All the history books say the same thing, accurate enough, that Archduke Franz Ferdinand was shot in Sarajevo on June 28, 1914, beginning a cascade of events that led to miserable World War I (over 17 million dead). That war left behind a bitter pill for Germans to swallow, regurgitated eventually as Nazi-ism, and the even bloodier World War II.
“Life just turns on a dime,” as the country song says.
Yes, Gavrilo Princip shot and killed the Archduke and his wife. He was one of a number of radicals lying in wait the day that Franz Ferdinand’s procession travelled an advertised route.
And therein lies the rub, because the procession, attacked earlier in the day by a bomb which fell short of its goal, changed route, and later went down a side street unexpectedly. And for whatever reason–some say a mechanical hiccup– came to a dead stop in front of a working man’s cafe. Where the angry Princip had just enjoyed a sandwich, looked up astonished to see the Archduke just in front of him, and fired shots into him and the Duchess before anyone could react. That quickly, history changed.

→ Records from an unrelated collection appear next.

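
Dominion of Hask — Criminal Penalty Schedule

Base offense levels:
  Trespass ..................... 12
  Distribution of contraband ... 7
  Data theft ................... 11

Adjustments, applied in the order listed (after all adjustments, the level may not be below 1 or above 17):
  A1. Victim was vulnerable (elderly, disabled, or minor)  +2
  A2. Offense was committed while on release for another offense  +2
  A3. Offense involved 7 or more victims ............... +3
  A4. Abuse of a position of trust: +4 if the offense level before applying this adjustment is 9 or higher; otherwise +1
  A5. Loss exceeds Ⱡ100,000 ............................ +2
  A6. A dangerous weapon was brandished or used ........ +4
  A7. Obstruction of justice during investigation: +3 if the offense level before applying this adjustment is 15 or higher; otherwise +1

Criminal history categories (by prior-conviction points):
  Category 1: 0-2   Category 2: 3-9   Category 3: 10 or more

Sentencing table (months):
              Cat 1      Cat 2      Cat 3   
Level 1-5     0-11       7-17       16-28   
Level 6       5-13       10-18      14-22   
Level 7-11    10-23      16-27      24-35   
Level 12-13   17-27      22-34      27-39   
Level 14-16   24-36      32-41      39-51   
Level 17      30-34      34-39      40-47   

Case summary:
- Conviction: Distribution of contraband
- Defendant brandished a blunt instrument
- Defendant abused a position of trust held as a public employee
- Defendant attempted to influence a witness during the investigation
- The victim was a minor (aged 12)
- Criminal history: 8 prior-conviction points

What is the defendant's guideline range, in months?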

One popular historian says the colossal coincidence of the Archduke’s assassination would be like Lee Harvey Oswald missing his chance at JFK at Dealey Plaza, drowning his disappointing in a drink at a Dallas bar, and emerging to the street to find that Kennedy’s limo had taken a wrong turn, and stalled in front of him, presenting a second chance at Kennedy at point blank range.
Well, not quite, but the whole affair was one hell of a coincidence. Or was it?
The film “Sarajevo.” in German with subtitles, is worth the look for its historical feel.
We won’t offer spoilers of what the film suggests, although be clear the historical record supports no single, clear theory.
It’s a film that delights in mystery, which is what we offer.